M. Rayly willigte ein, um die — Freiheit des Russen, der ihm sympathisch war, zu spielen, Und zerriß, nachdem ihn jener verlassen hatte, den Abschiedsbrief an die Mutter.
„Das Schicksal will, daß ich weiter lebe," sagte er zu sich, die tausend Rubel wieder in die Börse steckend. „Es sei. Wenn ich das Spiel gegen den Grafen Woronzoff verliere, greife ich wieder zur Pistole!"
Am Abend dieses Tages erschien Sverkof Feodorowitsch noch einmal bei ihm und übergab ein mit fünfzig Hundertrubelscheinen gefülltes Portefeuille, worauf M. Rayly den adeligen Klub besuchte.
Er fand dort den Grafen Woronzoff am grünen Tisch sitzend. Sie verabredeten nach kurzer Vorstellung und Begrüßung eine Partie Pharao, in der dieser die Bank hielt.
Der Graf, dem die Freude, der Gegner des glücklichsten Spielers zu sein, aus Augen und Gesicht leuchtete, pointierte anfangs mit großem Erfolg. Jede erste Karte, die bekanntlich für den Bankhalter spielt, gewann, und bald hatte M. Rayly vierzig Hundertrubelscheine verloren.
Woronzoff jubelte im stillen und lud während einer Pause den Engländer zum Souper ein, wo er, ein Glas Champagnerwein nach dem anderen leerend, sich wie einer gebärdete, der am Ziel seiner brennendsten Wünsche steht.
Nach dem Abendessen drängte er M. Rayly, den trotz des großen Verlustes und vielen Wein
genusses seine Ruhe nicht verließ, zum Weiterspielen. — Jetzt wendete sich, wie das Volk zu sagen liebt, das Blatt, denn von diesem Augenblick an gewann stets die zweite Karte. — Der Graf verlor nicht allein alles Geld, das er bei sich trug, sondern auch Uhr, Kette und die mit Brillanten besetzten Ringe.

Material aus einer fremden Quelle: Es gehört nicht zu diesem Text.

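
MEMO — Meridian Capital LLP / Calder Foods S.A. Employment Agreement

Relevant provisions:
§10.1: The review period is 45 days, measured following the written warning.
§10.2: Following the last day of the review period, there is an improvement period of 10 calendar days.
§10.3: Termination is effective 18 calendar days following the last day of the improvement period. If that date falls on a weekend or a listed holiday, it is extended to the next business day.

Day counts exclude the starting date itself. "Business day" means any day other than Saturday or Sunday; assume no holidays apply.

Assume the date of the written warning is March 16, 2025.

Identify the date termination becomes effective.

May 28, 2025

Adding 45 calendar days to March 16, 2025 gives April 30, 2025, which is the last day of the review period.
The last day of the improvement period: April 30, 2025 + 10 days = May 10, 2025.
The date termination becomes effective: May 10, 2025 + 18 days = May 28, 2025. May 28, 2025 is a Wednesday, so no roll-forward applies.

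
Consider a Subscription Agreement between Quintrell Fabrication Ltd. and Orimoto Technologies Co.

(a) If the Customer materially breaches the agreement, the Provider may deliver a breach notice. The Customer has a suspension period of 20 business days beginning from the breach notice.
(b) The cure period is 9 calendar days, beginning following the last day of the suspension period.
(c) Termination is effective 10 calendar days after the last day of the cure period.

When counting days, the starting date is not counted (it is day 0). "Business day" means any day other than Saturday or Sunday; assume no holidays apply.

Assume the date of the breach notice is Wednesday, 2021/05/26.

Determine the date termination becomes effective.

The last day of the suspension period: counting 20 business days from Wednesday, 2021/05/26 (May 27, May 28, May 31, Jun 1, …, Jun 21, Jun 22, Jun 23, skipping weekends) reaches Wednesday, 2021/06/23.
The last day of the cure period: 2021/06/23 + 9 days = 2021/07/02.
The date termination becomes effective: 2021/07/02 + 10 days = 2021/07/12.

2021/07/12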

Er wollte, vom Spielteufel gepackt, das Glück zwingen, die ihm wieder einzukehren, verdoppelte die Einsätze und geriet in eine fieberhafte Stimmung.
Ein paar weiße Blätter aus seiner Brieftasche reißend, schrieb er — Anweisungen an sein Bankhaus.
„Lassen Sie das!" rief M. Rayly. „Ich habe Lust, in Rußland mir einen kleinen Besitz zu erwerben. Sie als der Herr von ein paar hundert Ortschaften können mir helfen, diese Marotte zu befriedigen. Welches ist das kleinste Dorf in Ihrem Dominium?"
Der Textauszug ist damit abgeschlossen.